Submitted by punkmama on Fri, 06/06/2008 - 9:52pm.

i mean, i get that just because you are found passed out drunk in a car that is running with the lights and radio on that has been apparently lost control of doesn't mean that you were driving the car. i get that deciding whether he deserved a DWI or a PI is an issue. i mean, it is illegal to drink and drive, and it is illegal to be drunk in public, less illegal than driving, but still illegal. the legal system wears me out when it comes to this kind of stuff, that is all. i am also grateful that somebody thinks that their decisions about another person's conviction is serious. that rocks. i am always excused from jury duty because of my profession, seriously, every time i haven't been dismissed for marking "atheist" on the card, it has been a drug or alcohol related case and the prosecutor never wants me. oh well. thanks for taking your civic duty so seriously. the way i see it, even if the guy wasn't driving, maybe the conviction will make him stop and think about being so intoxicated that he ended up in this situation. in my experience, it is almost always a cataclysm that propels change when it comes to this kind of behavior. so making the guy accountable for his behavior, whether driving or just so messed up that someone could drag him from the passenger seat or whatever into the driver's seat of a semi-wrecked car and then leave him there, may really help him. maybe not right now, but maybe.
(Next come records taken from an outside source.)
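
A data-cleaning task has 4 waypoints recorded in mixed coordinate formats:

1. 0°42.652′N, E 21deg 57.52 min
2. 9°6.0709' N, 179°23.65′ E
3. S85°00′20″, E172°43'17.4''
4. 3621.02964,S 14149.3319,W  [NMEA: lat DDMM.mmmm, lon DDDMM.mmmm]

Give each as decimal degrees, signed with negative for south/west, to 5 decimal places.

1. 0.71087, 21.95867
2. 9.10118, 179.39417
3. -85.00556, 172.72150
4. -36.35049, -141.82220

Point 1:
  φ: 42.652′ = 0.710867°; total 0.710867
  N ⇒ keep positive
  λ: 21 + 57.52/60 = 21.958667
  E → positive
Point 2:
  φ: 9 + 6.0709/60 = 9.101182
  N ⇒ keep positive
  λ: 179 + 23.65/60 = 179.394167
  E ⇒ keep positive
Point 3:
  Lat: 0′ + 20″ = 0.33333′; 85 + 0.33333/60 = 85.005556
  S → negative
  λ: 172 + 43/60 + 17.4/3600 = 172.721500
  E → positive
Point 4:
  φ: degrees = first 2 digits = 36, minutes = 21.02964; 36 + 21.02964/60 = 36.350494
  hemisphere S, so the sign is −
  Lon: split at 3 digits → 141° and 49.3319′; 141 + 49.3319/60 = 141.822198
  hemisphere W, so the sign is −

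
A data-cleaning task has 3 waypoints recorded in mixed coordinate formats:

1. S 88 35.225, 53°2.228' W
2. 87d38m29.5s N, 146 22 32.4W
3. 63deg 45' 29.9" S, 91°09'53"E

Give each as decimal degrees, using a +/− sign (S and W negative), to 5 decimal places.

Point 1:
  φ: 88 + 35.225/60 = 88.587083
  S → negative
  Longitude: 53 + 2.228/60 = 53.037133
  W ⇒ negate
Point 2:
  Latitude: 38′ + 29.5″ = 38.49167′; 87 + 38.49167/60 = 87.641528
  N ⇒ keep positive
  Lon: 146 + 22/60 + 32.4/3600 = 146.375667
  hemisphere W, so the sign is −
Point 3:
  Latitude: 63° + 45/60 + 29.9/3600 = 63 + 0.750000 + 0.008306 = 63.758306
  S → negative
  λ: 9′ + 53″ = 9.88333′; 91 + 9.88333/60 = 91.164722
  E → positive

1. -88.58708, -53.03713
2. 87.64153, -146.37567
3. -63.75831, 91.16472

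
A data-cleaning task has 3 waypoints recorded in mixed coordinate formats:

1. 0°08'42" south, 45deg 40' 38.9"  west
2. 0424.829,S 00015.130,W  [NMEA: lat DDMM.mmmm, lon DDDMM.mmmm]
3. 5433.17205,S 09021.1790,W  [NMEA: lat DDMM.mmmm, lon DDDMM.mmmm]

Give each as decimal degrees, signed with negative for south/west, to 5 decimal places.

Point 1:
  Lat: 8′ + 42″ = 8.70000′; 0 + 8.70000/60 = 0.145000
  hemisphere S, so the sign is −
  Lon: 40′ + 38.9″ = 40.64833′; 45 + 40.64833/60 = 45.677472
  W → negative
Point 2:
  Latitude: split at 2 digits → 04° and 24.829′; 4 + 24.829/60 = 4.413817
  S → negative
  Longitude: split at 3 digits → 000° and 15.13′; 0 + 15.13/60 = 0.252167
  W ⇒ negate
Point 3:
  φ: split at 2 digits → 54° and 33.17205′; 54 + 33.17205/60 = 54.552868
  S → negative
  Longitude: degrees = first 3 digits = 90, minutes = 21.179; 90 + 21.179/60 = 90.352983
  W → negative

1. -0.14500, -45.67747
2. -4.41382, -0.25217
3. -54.55287, -90.35298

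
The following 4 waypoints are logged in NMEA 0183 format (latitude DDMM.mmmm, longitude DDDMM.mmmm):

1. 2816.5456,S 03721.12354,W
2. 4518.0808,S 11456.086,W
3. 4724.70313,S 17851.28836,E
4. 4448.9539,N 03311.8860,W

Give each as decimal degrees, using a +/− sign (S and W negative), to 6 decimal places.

1. -28.275760, -37.352059
2. -45.301347, -114.934767
3. -47.411719, 178.854806
4. 44.815898, -33.198100

Point 1:
  Lat: degrees = first 2 digits = 28, minutes = 16.5456; 28 + 16.5456/60 = 28.2757600
  S ⇒ negate
  Longitude: split at 3 digits → 037° and 21.12354′; 37 + 21.12354/60 = 37.3520590
  W → negative
Point 2:
  φ: degrees = first 2 digits = 45, minutes = 18.0808; 45 + 18.0808/60 = 45.3013467
  hemisphere S, so the sign is −
  Lon: split at 3 digits → 114° and 56.086′; 114 + 56.086/60 = 114.9347667
  W → negative
Point 3:
  φ: split at 2 digits → 47° and 24.70313′; 47 + 24.70313/60 = 47.4117188
  hemisphere S, so the sign is −
  λ: degrees = first 3 digits = 178, minutes = 51.28836; 178 + 51.28836/60 = 178.8548060
  E → positive
Point 4:
  Latitude: degrees = first 2 digits = 44, minutes = 48.9539; 44 + 48.9539/60 = 44.8158983
  N ⇒ keep positive
  Lon: split at 3 digits → 033° and 11.886′; 33 + 11.886/60 = 33.1981000
  W → negative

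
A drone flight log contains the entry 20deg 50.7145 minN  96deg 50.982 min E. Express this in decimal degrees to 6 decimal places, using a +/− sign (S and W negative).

20.845242, 96.849700

φ: 20 + 50.7145/60 = 20.8452417
N ⇒ keep positive
Lon: 50.982′ = 0.849700°; total 96.8497000
E → positive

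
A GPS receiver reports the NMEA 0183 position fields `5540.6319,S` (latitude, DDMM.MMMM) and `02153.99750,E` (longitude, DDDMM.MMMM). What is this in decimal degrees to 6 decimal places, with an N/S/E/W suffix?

Latitude: split at 2 digits → 55° and 40.6319′; 55 + 40.6319/60 = 55.6771983
Lon: split at 3 digits → 021° and 53.9975′; 21 + 53.9975/60 = 21.8999583

55.677198° S, 21.899958° E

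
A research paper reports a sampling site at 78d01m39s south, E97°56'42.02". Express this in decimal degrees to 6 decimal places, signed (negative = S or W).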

Did you have a brain tumor for breakfast? --heather c.

Submitted by punkmama on Fri, 06/06/2008 - 9:08pm.

since i wasn't there to hear all the OTHER explanations of how a very drunk guy ended up in a running car with an empty cocktail in the drink holder arranged in such a way that any reasonable person would have to assume that he had lost control of his car, what do you think he was innocent of?

Did you have a brain tumor for breakfast? --heather c.